Arriviamo ad una svolta della fila
accanto al check-in per l'imbarco in stiva, quando un'orda di persone si inserisce di violenza sbraitando e spingendo.
Indovinate di che nazionalità?
Sì, bravi. Avete vinto una bandierina dell'Italia da ficcargli in un occhio.
Non posso esimermi, non ce la faccio.
"Ehi, guardate che la fila comincia trenta metri più giù!"
Capofila della combriccola dal chiaro accento romano e una bionda che non sfigurerebbe in un Jersey Shore all'amatriciana, dall'età apparente intorno alla cinquantina e con problemi al biondo dei capelli: "Ma noi una fila l'abbiamo già fatta: quella per l'imbarco bagagli! Siamo corretti!"

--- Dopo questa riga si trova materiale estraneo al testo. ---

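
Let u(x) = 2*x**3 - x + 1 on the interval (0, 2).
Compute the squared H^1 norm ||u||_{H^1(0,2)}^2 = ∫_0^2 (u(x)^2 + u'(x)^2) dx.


||u||_{H^1}^2 = 27784/105

The H^1 norm (squared) on an interval (0, L) is
  ||u||_{H^1}^2 = ∫_0^L u(x)^2 dx + ∫_0^L u'(x)^2 dx.
Compute u'(x) = 6*x**2 - 1.
Then u(x)^2 = 4*x**6 - 4*x**4 + 4*x**3 + x**2 - 2*x + 1 and u'(x)^2 = 36*x**4 - 12*x**2 + 1.
Integrate each monomial from 0 to 2 using ∫_0^2 c·x^n dx = c·2^(n+1)/(n+1):
  ∫_0^2 u(x)^2 dx = ∫_0^2 (4*x^6 - 4*x^4 + 4*x^3 + x^2 - 2*x + 1) dx. Term by term:
    ∫_0^2 4*x^6 dx = 512/7;  ∫_0^2 -4*x^4 dx = -128/5;  ∫_0^2 4*x^3 dx = 16;
    ∫_0^2 x^2 dx = 8/3;  ∫_0^2 -2*x dx = -4;  ∫_0^2 1 dx = 2.
  Sum: 512/7 − 128/5 + 16 + 8/3 − 4 + 2 = 6742/105.
  ∫_0^2 u'(x)^2 dx = ∫_0^2 (36*x^4 - 12*x^2 + 1) dx. Term by term:
    ∫_0^2 36*x^4 dx = 1152/5;  ∫_0^2 -12*x^2 dx = -32;  ∫_0^2 1 dx = 2.
  Sum: 1152/5 − 32 + 2 = 1002/5.
Adding: ||u||_{H^1}^2 = 6742/105 + 1002/5 = 27784/105.


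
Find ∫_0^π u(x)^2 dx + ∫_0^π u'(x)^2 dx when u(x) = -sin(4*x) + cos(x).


||u||_{H^1(0,π)}^2 = -32/15 + 19*π/2

u'(x) = -sin(x) - 4*cos(4*x).
Expand u² and (u')² and integrate term by term on (0, π), using: for integers n ≥ 1, ∫_0^π sin²(nx) dx = ∫_0^π cos²(nx) dx = π/2; for n ≠ n', ∫_0^π sin(nx)sin(n'x) dx = ∫_0^π cos(nx)cos(n'x) dx = 0; and by product-to-sum, ∫_0^π sin(nx)cos(n'x) dx = ½∫_0^π [sin((n+n')x) + sin((n−n')x)] dx, which is 0 when n+n' is even and 2n/(n²−n'²) when n+n' is odd (it need not vanish on (0, π)).
  u² squared terms: (-1)²·∫sin(4x)² dx = 1·π/2 = π/2;  (1)²·∫cos(x)² dx = 1·π/2 = π/2.
  u² cross terms: 2·(-1)·(1)·∫sin(4x)·cos(x) dx = -2·(8/15) = -16/15.
  So ∫_0^π u² dx = π/2 + π/2 − 16/15 = -16/15 + π.
  (u')² squared terms: (-1)²·∫sin(x)² dx = 1·π/2 = π/2;  (-4)²·∫cos(4x)² dx = 16·π/2 = 8*π.
  (u')² cross terms: 2·(-1)·(-4)·∫sin(x)·cos(4x) dx = 8·(-2/15) = -16/15.
  So ∫_0^π (u')² dx = π/2 + 8*π − 16/15 = -16/15 + 17*π/2.
||u||_{H^1}^2 = (-16/15 + π) + (-16/15 + 17*π/2) = -32/15 + 19*π/2.


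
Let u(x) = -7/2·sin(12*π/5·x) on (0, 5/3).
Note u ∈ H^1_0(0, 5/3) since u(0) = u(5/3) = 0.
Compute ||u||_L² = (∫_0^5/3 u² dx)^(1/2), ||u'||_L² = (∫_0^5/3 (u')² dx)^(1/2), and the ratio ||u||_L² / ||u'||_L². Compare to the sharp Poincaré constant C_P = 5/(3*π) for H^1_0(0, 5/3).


||u||_L² / ||u'||_L² = 5/(12*π) < C_P = 5/(3*π).

u(x) = -7/2·sin(12*π/5·x), so u'(x) = -42*π*cos(12*π*x/5)/5.
Writing u(x) = A·sin(kπx/L) with A = -7/2 and k = 4, use ∫_0^L sin²(kπx/L) dx = L/2 and ∫_0^L cos²(kπx/L) dx = L/2.
u² = 49/4·sin²(12*π/5·x) and (u')² = 1764*π^2/25·cos²(12*π/5·x), and each of sin², cos² integrates to L/2 = 5/6 over (0, 5/3).
∫_0^5/3 u² dx = 245/24, so ||u||_L² = 7*sqrt(30)/12.
∫_0^5/3 (u')² dx = 294*π^2/5, so ||u'||_L² = 7*sqrt(30)*π/5.
Ratio ||u||_L² / ||u'||_L² = 5/(12*π).
Sharp Poincaré constant on H^1_0(0, 5/3) is C_P = L/π = 5/(3*π), achieved by sin(3*π/5·x).
This is the k = 4 harmonic; the ratio L/(kπ) is strictly less than C_P = L/π, consistent with the sharp inequality ||u||_L² ≤ C_P ||u'||_L².


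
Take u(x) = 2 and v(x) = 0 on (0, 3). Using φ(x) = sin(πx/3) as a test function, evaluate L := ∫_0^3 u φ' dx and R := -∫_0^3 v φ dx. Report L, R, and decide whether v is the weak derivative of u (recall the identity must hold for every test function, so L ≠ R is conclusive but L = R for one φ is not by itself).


LHS = 0, RHS = 0. Yes, v = u' weakly.

u(x) = 2, classical derivative u'(x) = 0.
φ(x) = sin(πx/3), so φ'(x) = π*cos(π*x/3)/3.
Note φ(0) = φ(3) = 0, so the boundary term u·φ vanishes.
LHS = ∫_0^3 u(x) φ'(x) dx = ∫_0^3 (2*π*cos(π*x/3)/3) dx. Term by term:
  ∫_0^3 2*π*cos(π*x/3)/3 dx = 0.
So LHS = 0.
∫_0^3 v(x) φ(x) dx = ∫_0^3 (0) dx. Term by term:
  ∫_0^3 0 dx = 0.
So RHS = -∫_0^3 v(x) φ(x) dx = 0.
LHS = RHS, so the identity holds for this test φ.
Moreover u is smooth here and v(x) = u'(x) = 0 pointwise, so the identity holds for every test function. Hence v is the weak derivative of u.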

"Ma davvero? Invece noi abbiamo portato meno roba e piegato i vestiti ad origami perché siamo sadici e pure un po' tirchi dentro."
"..."
"La fila comincia da laggiù, signora mia."
"Nun credo proprio!"
Sto per partire alla carica quando l'Amoremio mi trattiene con uno sguardo chiaro: vale la pena?
Vale la pena di incazzarsi per una questione di principio, perdere i benefici di una vacanza appena giunta al termine, picchiarsi con una cafona per nulla?
No, effettivamente no.
Lascio perdere sopportando stoicamente anche il ciarameglio ingiustificato della combriccola, che ha invaso il piccolo terminal trasformando un luogo tranquillo in una molesta borgata.
Per lo scorrere della fila la bionda raffinata si ritrova al mio fianco per puro caso, poggia gli occhi matitatissimi sulla mia pancia e sgrana le sue tonnellate di ombretto.
"Oh, ma sei incinta!"
"?!?!"
"E me lo potevì anche dì, che ti lasciavo passare no?" Mi dice col suo più materno dei sorrisi.
Sorrido anch'io, dolce e materna: "Signora, io pretendo rispetto come essere umano, non come incubatrice."
E procedo.
L'ho già detto che la maternità mi ha migliorato il carattere?